Lee Jackson has covered Wall Street analysts' equity and debt research and equity strategy daily for 24/7 Wall St. since 2012. His broad and diverse career, which included a stint as the creative services director at the NBC affiliate in Austin, Texas, gives him unique insight into the financial industry and world.

Lee Jackson's journey in the financial industry spans over 30 years, with nearly two decades as an institutional equity salesperson at Bear Stearns, Lehman Brothers, and Morgan Stanley. His career was marked by his presence on the sell side during pivotal Wall Street events, from the dot.com rise and bubble to the Long Term Capital Management debacle, 9/11, and the Great Recession of 2008. This is a testament to his resilience and adaptability in the face of market volatility.

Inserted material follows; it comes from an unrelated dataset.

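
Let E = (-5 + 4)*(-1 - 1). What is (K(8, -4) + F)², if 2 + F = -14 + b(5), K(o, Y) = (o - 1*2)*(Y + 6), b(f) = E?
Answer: 4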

Lee Jackson’s practical financial industry experience, acquired from a career at some of the biggest banks and brokerage firms, is complemented by a lifetime of writing on various platforms. This unique combination allows him to shed light on the intricacies and workings of Wall Street in a way that only someone with deep insider experience and knowledge can. Moreover, his extensive network across Wall Street continues to provide direct access for him and 24/7 Wall St., a privilege few firms enjoy.

Since 2012, Jackson’s work for 24/7 Wall St. has been featured in Barron’s, Yahoo Finance, MarketWatch, Business Insider, TradingView, Real Money, The Street, Seeking Alpha, Benzinga, and other media outlets. He attended the prestigious Cranbrook Schools in Bloomfield Hills, Michigan, and has a degree in broadcasting from the Specs Howard School of Media Arts.